Lors de la rencontre, Erik l’homme est revenu sur beaucoup d’éléments : son enfance, le financement de ses voyages grâce à des campagnes de bûcheronnage de 2 mois et demi l’été, sa rémunération, le circuit du livre, la naissance de sa vocation en 6ᵉ lorsqu’il a fait sa première rédaction et que son professeur de français lui a donné la meilleure note de la classe, le café obligatoire avant la phase d’écriture, le côté trappeur qu’il revendique et qu’il a instillé notamment dans l’ouvrage Masca… Il s’est d’ailleurs particulièrement étendu sur la notion du voyage et de ce qu’il a retiré de sa quête de l’homme sauvage aux confins du Pakistan et de l’Afghanistan dans la chaîne des hautes montagnes de l’Hindou Kouch avec son frère Yannik et son ami Jordi : « Ce voyage au Pakistan, je ne l’ai pas fait en me disant : « je vais écrire un livre. ». Je crois vraiment qu’un voyage, c’est quelque chose qui doit se faire en vivant totalement le présent, en étant immergé. C’est pourquoi je suis toujours très surpris de voir des voyageurs qui passent leur journée entière à mettre entre ce qu’ils voient et eux l’écran de leur téléphone. Ce qui est important, c’est de vivre pleinement ce qu’on est en train de faire. Et si je me mettais dans une dynamique d’écriture quand je voyage, ça m’éloignerait du voyage. C’est pour ça que c’est bien d’écrire une fois qu’on est rentré. »

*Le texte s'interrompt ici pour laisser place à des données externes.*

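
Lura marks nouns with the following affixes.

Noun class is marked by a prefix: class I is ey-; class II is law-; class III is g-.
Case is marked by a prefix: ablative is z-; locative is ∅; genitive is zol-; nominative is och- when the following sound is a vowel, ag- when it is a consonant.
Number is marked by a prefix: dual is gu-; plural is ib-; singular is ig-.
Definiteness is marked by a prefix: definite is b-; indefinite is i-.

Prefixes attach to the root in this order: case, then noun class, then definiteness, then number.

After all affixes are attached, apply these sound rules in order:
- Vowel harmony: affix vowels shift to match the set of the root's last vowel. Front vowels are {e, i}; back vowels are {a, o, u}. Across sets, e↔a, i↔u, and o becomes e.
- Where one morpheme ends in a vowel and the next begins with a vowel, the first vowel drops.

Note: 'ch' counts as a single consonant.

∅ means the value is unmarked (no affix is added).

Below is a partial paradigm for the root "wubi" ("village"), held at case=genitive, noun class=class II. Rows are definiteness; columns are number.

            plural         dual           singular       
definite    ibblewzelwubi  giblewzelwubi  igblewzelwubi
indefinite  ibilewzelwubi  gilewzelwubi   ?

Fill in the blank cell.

igilewzelwubi

Attach case genitive zol- → zolwubi.
Attach noun class class II law- → lawzolwubi.
Attach definiteness indefinite i- → ilawzolwubi.
Attach number singular ig- → igilawzolwubi.
Apply vowel harmony: igilawzolwubi → igilewzelwubi.
Vowel deletion: no change.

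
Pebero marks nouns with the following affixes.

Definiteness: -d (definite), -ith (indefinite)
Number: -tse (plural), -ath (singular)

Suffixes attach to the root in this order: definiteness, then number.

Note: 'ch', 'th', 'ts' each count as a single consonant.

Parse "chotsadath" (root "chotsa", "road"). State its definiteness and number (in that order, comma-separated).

definite, singular

Segment: chotsa-d-ath.
definiteness: -d → definite.
number: -ath → singular.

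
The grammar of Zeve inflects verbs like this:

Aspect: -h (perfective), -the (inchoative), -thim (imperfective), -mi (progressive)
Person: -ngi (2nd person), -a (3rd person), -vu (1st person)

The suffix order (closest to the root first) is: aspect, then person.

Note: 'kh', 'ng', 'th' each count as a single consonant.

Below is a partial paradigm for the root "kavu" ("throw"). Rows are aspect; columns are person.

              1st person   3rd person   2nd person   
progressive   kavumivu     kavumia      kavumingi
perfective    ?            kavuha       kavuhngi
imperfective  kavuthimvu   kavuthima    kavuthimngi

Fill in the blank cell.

Attach aspect perfective -h → kavuh.
Attach person 1st person -vu → kavuhvu.

kavuhvu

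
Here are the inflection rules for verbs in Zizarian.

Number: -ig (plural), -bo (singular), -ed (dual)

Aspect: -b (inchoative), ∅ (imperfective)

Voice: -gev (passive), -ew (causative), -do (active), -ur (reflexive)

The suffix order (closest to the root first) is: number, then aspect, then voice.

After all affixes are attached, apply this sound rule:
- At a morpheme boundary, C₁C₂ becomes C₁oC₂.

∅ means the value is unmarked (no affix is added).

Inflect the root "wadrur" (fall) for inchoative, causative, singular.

wadrurobobew

Attach number singular -bo → wadrurbo.
Attach aspect inchoative -b → wadrurbob.
Attach voice causative -ew → wadrurbobew.
Apply epenthesis: wadrurbobew → wadrurobobew.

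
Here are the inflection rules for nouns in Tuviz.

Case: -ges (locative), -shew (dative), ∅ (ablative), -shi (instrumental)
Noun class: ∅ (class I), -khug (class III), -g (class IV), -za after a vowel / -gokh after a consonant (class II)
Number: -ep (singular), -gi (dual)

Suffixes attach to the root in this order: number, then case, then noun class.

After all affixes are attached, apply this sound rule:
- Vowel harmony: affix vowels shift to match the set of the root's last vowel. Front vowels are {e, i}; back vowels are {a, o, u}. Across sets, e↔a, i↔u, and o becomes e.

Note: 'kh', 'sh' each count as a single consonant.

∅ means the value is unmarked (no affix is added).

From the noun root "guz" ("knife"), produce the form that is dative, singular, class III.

guzapshawkhug

Attach number singular -ep → guzep.
Attach case dative -shew → guzepshew.
Attach noun class class III -khug → guzepshewkhug.
Apply vowel harmony: guzepshewkhug → guzapshawkhug.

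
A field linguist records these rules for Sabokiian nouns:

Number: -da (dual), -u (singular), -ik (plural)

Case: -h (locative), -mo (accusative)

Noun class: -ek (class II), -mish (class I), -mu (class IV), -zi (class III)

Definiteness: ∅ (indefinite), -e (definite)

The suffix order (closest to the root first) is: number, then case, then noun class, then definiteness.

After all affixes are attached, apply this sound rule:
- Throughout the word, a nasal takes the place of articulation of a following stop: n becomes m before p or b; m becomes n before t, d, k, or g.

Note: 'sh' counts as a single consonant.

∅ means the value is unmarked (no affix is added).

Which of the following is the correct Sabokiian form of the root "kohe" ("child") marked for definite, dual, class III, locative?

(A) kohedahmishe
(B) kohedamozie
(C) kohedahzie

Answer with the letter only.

C

Attach number dual -da → koheda.
Attach case locative -h → kohedah.
Attach noun class class III -zi → kohedahzi.
Attach definiteness definite -e → kohedahzie.
Nasal assimilation: no change.
So the correct form is kohedahzie, option (C).
(B) kohedamozie is wrong: it uses accusative instead of locative for case.
(A) kohedahmishe is wrong: it uses class I instead of class III for noun class.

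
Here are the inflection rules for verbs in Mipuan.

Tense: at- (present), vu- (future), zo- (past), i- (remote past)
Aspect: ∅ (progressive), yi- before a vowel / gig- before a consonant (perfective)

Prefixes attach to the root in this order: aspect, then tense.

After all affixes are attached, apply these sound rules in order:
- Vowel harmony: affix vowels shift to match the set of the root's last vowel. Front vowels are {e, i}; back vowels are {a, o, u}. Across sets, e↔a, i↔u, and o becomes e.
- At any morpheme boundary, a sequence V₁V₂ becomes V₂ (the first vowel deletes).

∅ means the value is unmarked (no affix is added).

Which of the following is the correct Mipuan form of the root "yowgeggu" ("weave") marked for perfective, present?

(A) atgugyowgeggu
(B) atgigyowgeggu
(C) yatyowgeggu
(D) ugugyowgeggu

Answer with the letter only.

A

Attach aspect perfective gig- (before consonant 'y') → gigyowgeggu.
Attach tense present at- → atgigyowgeggu.
Apply vowel harmony: atgigyowgeggu → atgugyowgeggu.
Vowel deletion: no change.
So the correct form is atgugyowgeggu, option (A).
(D) ugugyowgeggu is wrong: it uses remote past instead of present for tense.
(C) yatyowgeggu is wrong: it has the affixes in the wrong order.
(B) atgigyowgeggu is wrong: it fails to apply the sound rule(s).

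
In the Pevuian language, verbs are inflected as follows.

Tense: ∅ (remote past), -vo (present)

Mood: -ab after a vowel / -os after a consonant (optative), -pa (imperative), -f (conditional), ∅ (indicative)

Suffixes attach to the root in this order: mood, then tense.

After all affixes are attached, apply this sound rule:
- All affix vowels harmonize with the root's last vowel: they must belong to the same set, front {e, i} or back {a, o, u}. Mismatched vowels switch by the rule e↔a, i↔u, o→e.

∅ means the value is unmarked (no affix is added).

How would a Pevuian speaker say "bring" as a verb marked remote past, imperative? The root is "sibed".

sibedpe

Attach mood imperative -pa → sibedpa.
tense = remote past: zero marking, form stays sibedpa.
Apply vowel harmony: sibedpa → sibedpe.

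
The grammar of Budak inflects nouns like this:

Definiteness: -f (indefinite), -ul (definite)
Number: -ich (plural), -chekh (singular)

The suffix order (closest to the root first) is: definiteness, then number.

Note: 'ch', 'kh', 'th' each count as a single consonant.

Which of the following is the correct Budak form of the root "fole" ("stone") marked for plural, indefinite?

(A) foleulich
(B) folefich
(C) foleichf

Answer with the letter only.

B

Attach definiteness indefinite -f → folef.
Attach number plural -ich → folefich.
So the correct form is folefich, option (B).
(C) foleichf is wrong: it has the affixes in the wrong order.
(A) foleulich is wrong: it uses definite instead of indefinite for definiteness.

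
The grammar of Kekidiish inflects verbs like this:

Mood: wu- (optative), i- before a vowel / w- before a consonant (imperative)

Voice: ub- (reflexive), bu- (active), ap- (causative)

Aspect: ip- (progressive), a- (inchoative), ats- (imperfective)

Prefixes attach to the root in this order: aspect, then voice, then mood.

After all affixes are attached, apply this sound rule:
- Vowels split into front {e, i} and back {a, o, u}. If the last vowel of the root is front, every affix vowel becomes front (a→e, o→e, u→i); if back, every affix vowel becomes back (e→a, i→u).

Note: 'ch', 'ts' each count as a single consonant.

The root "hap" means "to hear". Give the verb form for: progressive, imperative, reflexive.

Attach aspect progressive ip- → iphap.
Attach voice reflexive ub- → ubiphap.
Attach mood imperative i- (before vowel 'u') → iubiphap.
Apply vowel harmony: iubiphap → uubuphap.

uubuphap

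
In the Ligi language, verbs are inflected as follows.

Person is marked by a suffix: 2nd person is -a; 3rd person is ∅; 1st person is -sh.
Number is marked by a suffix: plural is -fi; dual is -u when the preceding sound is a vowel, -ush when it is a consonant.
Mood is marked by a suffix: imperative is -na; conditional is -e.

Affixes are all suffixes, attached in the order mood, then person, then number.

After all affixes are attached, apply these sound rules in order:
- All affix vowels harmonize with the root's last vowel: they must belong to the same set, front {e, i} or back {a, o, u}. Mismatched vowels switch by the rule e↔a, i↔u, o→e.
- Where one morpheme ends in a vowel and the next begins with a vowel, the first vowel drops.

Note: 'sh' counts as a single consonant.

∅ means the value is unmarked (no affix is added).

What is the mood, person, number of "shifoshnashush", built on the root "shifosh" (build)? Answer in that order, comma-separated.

Segment: shifosh-na-sh-ush.
mood: -na → imperative.
person: -sh → 1st person.
number: -u/ush → dual.

imperative, 1st person, dual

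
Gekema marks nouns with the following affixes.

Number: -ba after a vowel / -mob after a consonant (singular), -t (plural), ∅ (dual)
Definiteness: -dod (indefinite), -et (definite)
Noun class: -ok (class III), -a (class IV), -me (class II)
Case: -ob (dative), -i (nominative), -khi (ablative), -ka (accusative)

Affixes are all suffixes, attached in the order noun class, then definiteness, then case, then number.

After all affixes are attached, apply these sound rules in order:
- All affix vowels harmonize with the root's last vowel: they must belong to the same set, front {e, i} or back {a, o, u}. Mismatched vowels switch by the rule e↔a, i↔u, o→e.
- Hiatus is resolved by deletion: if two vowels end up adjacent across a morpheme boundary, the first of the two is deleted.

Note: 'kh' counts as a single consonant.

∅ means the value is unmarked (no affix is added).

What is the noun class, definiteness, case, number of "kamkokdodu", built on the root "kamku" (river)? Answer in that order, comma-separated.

Segment: kamku-ok-dod-i.
noun class: -ok → class III.
definiteness: -dod → indefinite.
case: -i → nominative.
number: ∅ → dual.

class III, indefinite, nominative, dual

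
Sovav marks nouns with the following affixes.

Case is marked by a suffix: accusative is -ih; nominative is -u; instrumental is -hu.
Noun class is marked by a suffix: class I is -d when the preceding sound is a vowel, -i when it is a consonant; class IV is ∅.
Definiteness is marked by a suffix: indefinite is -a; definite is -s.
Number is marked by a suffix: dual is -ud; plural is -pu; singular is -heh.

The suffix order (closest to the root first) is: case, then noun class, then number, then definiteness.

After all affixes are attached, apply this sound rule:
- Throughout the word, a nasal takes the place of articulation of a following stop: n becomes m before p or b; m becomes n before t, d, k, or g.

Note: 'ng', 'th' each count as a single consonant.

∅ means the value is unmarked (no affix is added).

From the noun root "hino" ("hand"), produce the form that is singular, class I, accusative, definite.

hinoihihehs

Attach case accusative -ih → hinoih.
Attach noun class class I -i (after consonant 'h') → hinoihi.
Attach number singular -heh → hinoihiheh.
Attach definiteness definite -s → hinoihihehs.
Nasal assimilation: no change.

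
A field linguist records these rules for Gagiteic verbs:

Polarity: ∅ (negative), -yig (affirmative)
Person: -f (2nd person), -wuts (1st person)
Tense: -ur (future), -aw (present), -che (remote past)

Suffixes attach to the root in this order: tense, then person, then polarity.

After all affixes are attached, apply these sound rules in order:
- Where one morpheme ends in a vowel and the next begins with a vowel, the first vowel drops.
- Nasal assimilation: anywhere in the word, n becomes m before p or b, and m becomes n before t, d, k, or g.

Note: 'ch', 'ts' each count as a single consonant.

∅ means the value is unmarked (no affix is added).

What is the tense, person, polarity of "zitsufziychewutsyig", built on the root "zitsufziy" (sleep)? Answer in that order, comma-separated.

remote past, 1st person, affirmative

Segment: zitsufziy-che-wuts-yig.
tense: -che → remote past.
person: -wuts → 1st person.
polarity: -yig → affirmative.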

Tout au long de cette heure et demie d’entretien, il a partagé avec les élèves sa vision du monde d’aujourd’hui, à travers son expérience d’écrivain baroudeur. Voici un aperçu de ses réflexions :
– Comment gérez-vous la frontière entre réalité et fiction dans vos récits ? (Lola)
– « J’essaie d’être joueur, de rester sur une ligne de crête, par exemple pour mon livre Phaenomen. Je ne travaille pas sur ce qui est vrai ou faux, mais plutôt sur ce qui est réel ou non. J’essaie de rendre la frontière la plus floue possible. »
– « Comment avez-vous communiqué au Pakistan ? » (Chloé )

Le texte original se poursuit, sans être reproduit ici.